Chefs’ might be the celebrities of the culinary world, but front of house (FOH) staff play an undeniably important role communicating a restaurant’s offering to diners. Providing warm, engaging and informative service is so important, the World’s 50 Best Restaurants introduce The Ferrari Trento Art of Hospitality Award in 2016. Given their central role in exciting guests, FOH staff need to be motivated and informed.

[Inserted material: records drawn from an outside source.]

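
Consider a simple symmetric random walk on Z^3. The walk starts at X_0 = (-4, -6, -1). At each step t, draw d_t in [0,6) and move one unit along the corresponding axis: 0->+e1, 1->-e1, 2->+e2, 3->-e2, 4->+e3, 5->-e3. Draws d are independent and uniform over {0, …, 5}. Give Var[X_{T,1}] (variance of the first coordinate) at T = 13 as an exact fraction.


Outcome values over d=0..5: [1, -1, 0, 0, 0, 0]
Σy = 0, Σy² = 2, M = 6
μ = 0/6 = 0,  σ² = 2/6 − (0)² = 1/3
Independent increments: Var[X_13] = 13·σ² = 13·(1/3) = 13/3

13/3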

Every day at Supernormal involves multiple briefing sessions for the FOH team, says FOH manager Zoë Rubino, with staff congregating five or so minutes before each start time. During briefing sessions the floor manager runs the team through menu changes, from alterations to new additions. Getting the most out of a brief requires strategy though.

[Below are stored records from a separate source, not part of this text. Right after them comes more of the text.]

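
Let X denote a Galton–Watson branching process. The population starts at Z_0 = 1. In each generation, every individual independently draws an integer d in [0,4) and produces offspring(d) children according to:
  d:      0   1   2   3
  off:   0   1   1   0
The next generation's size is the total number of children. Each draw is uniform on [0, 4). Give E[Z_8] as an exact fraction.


1/256

Outcome values over d=0..3: [0, 1, 1, 0]
Σy = 2, Σy² = 2, M = 4
μ = 2/4 = 1/2,  σ² = 2/4 − (1/2)² = 1/4
E[Z_0] = 1
E[Z_1] = 1/2·E[Z_0] = 1/2
E[Z_2] = 1/2·E[Z_1] = 1/4
E[Z_3] = 1/2·E[Z_2] = 1/8
E[Z_4] = 1/2·E[Z_3] = 1/16
E[Z_5] = 1/2·E[Z_4] = 1/32
E[Z_6] = 1/2·E[Z_5] = 1/64
E[Z_7] = 1/2·E[Z_6] = 1/128
E[Z_8] = 1/2·E[Z_7] = 1/256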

“It’s really important to be calm and prepared,” says Rubino. “If you rush through a brief because you need to get out onto the floor then people aren’t going to remember it. It makes people frantic, if you’re throwing them into the shift in a frantic way. It’s got to be fun and invigorating.”
Here, Rubino shares her top five tips to get floor staff at the top of their game before service.
Get to work early
Don’t rush out of the office when you’re about to start briefing people. Hang out and have a coffee, check in on someone’s weekend, their days off or their morning, just to make sure that they’re all good to go for work.
Rally the troops
Let everyone know when you’re going to be briefing and where. Make sure they’re organised.
Crack a joke
Work is meant to be fun. It’s really important to be lighthearted. We aren’t brain surgeons after all. We’re here to let people know that we’ve got really good product to serve.
Throw a pop quiz
Have the floor manager run them through what the oysters are, if there are any wine changes, if there’s something new on the menu. All that information also should have been emailed out the day before, so they should know it already. Then we’ll do the pop quiz — I’m mad for a pop quiz. They’re great for making sure everyone knows what they’re meant to, like ‘what’s our new wine like?’, ‘what’s a fun fact about it?’, ‘what’s it taste like?’ Get everyone involved. You might need to entice information from some staff members a little more than others, but that comes back to lightening the mood a little bit.
Get the kitchen involved
Make sure everyone gets to taste the dishes. If there’s a new cocktail, we’d have a look it and taste it. If the bartender has invented the cocktail, he’d be at the brief training everyone, letting them know what his inspiration was. If there’s a new wine, we’ll crack a bottle open and all have a taste. If there’s a new dish then the kitchen will pop into the brief with the dishes and talk about it.